In 2017, the Government made it mandatory for all large organisations to report their gender pay gap. We welcomed this move as an important step towards having a more diverse and inclusive railway.
This is the third year that we have published our gender pay gap report. Our results show some expected fluctuation in our pay gap, however we are confident that we are on the right track.
- Our 2019 median gender pay gap is 11.6 per cent and represents an increase of 0.4 per cent from 2018.
- Our pay gap remains substantially lower than the current UK pay gap of 18.4 per cent and other organisations in our industry.
- The proportion of women in the business has increased from 16.6 per cent to 17.3 per cent.

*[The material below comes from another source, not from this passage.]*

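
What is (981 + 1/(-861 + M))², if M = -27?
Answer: 758862250129/788544 ≈ 9.6236e+5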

Our 2019 gender pay gap remains broadly in line with previous reporting years which were 11.5 per cent and 11.2 per cent for 2017 and 2018 respectively. The fluctuations in our pay gap are expected as we focus on addressing the gender imbalance at Network Rail as part of our 20by20 initiative, which is designed to increase the proportion of women in Network Rail to 20 per cent by 2020. You can read more about our strategy to reduce the gender pay gap and create a gender balanced workforce in our full report.
2019 gender pay gap report
I want Network Rail to lead the way in making the rail industry a more diverse and inclusive industry….Reducing the gender pay gap and having a more balanced workforce is a critical part of our vision of Network Rail as a company where every individual is able to succeed and is encouraged to reach their full potential within a culture that promotes diversity, inclusion and mutual respect.Andrew Haines, chief executive
Gender pay gap and equal pay
The gender pay gap and equal pay are often confused, but the two are quite different.
The gender pay gap is the difference between the average pay of men compared to the average pay of women within an organisation, across all levels of the business. What this means in practice is that if women do more of the less well-paid jobs, the gender pay gap is usually bigger.
Equal pay, on the other hand, is the legal requirement for men and women to be paid the same for performing the same work or work of equal value. In 2015 Network Rail completely overhauled its management pay structure to deliver equality, fairness and transparency.
Transparent pay means that we can be confident that our gender pay gap is driven by the structure of our workforce and the concentration of males in more senior positions, rather than our pay structure, which is gender neutral by design.
This has helped us to focus our efforts on attracting and recruiting more women, retaining them within our workforce and progressing our female talent into the most senior roles within the business.